The other item is a laptop, which bears the name of Ulalume. I haven't had the itch for a laptop in quite some time, mostly because of the way I used to use them when I had one. My laptop was a desktop replacement - a big heavy thing that ran games well and could be transported to NY when I went home for the summer. That was all the movement it did. I never took it to the library, or the cafe, or what-have-you. So when, one move to DC and two catastrophic spills later, I wound up with a desktop, the need for portability just wasn't there. During the NEH conference this summer, I finally started to think to myself, "Man, I wish I had a laptop with me for typing/note-taking/internet/minesweeper." And lo, it came to pass. It's pretty much just for that kind of work - I'm certainly not giving up on my main comp for gaming or anything (though it's about time for a RAM upgrade and maybe a second video card). I don't even think I'm going to be installing my music on here. But it's nice to be able to work somewhere asides from the basement. Or just sit in bed with a computer/dvd-player. You know. For the porn.
 
 
Current Music: Katatonia - Evidence
 
 
( 4 comments — Post a new comment )
Saraphina, born to speak all mirth and no matter: Kaylee by wickedsybbie[info]saraphina_marie on September 11th, 2008 01:12 am (UTC)
It's good to hear from you Gosling!
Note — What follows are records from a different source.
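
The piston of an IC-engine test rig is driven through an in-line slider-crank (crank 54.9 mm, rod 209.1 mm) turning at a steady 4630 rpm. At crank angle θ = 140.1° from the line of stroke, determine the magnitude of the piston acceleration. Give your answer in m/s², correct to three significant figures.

9230

ω = 2π·4630/60 = 484.9 rad/s
x(θ) = r cosθ + √(L² − r² sin²θ); with ω constant, a = ω²·d²x/dθ².
d²x/dθ² = −r cosθ − r²(cos2θ)/√u − r⁴ sin²2θ/(4u^{3/2}),  u = L² − r² sin²θ = 0.0424827 m².
Substituting r = 0.0549 m, L = 0.2091 m, θ = 140.1°: d²x/dθ² = +0.039277 m.
a = ω²·d²x/dθ² = (484.9)²·(+0.039277) = +9233.2 m/s²;  |a| = 9233.2 m/s².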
Glad you enjoyed the foxes!
Blue Milker[info]bluemilker on September 11th, 2008 04:43 am (UTC)
About 80% of what you're trying to do could be accomplished using PDFs.

If you really wanted to go all the way, I'd say a Flash app was the way to go. Flash can handle loading and formatting text, allow strictly-defined user interactivity, and has print functionality available. In fact, just looking at your list offhand, I don't see anything that wouldn't be doable with a combination of Flash (for the document viewing) and a little XML (for your formatting of script/stage directions). Hell, it's not even unthinkable that the flash app could allow a director to save his individual edits to a script (like with a savegame) so that it was still there the next time he loaded the app.

The one big hurdle -- of course -- is that you'd need some fairly competent Actionscript code written for your little flash viewer.
LeperUnclean[info]leperunclean on September 11th, 2008 07:41 pm (UTC)
Are we talking "too big to be learned and done by January" sized hurdle? I'm assuming we are.

Which parts could and couldn't be handled by pdfs?
Blue Milker[info]bluemilker on September 15th, 2008 06:52 pm (UTC)
A PDF can be formatted however you like (so you could lay out a two-column one in any layout program), can be opened by pretty much anyone, generally can't be edited when being viewed, and can support mouseover tooltips. They can be printed.

I don't believe that they can easily support moving elements around within a given range, and they can't generally, strictly speaking, be "embedded" in a webpage, just linked to.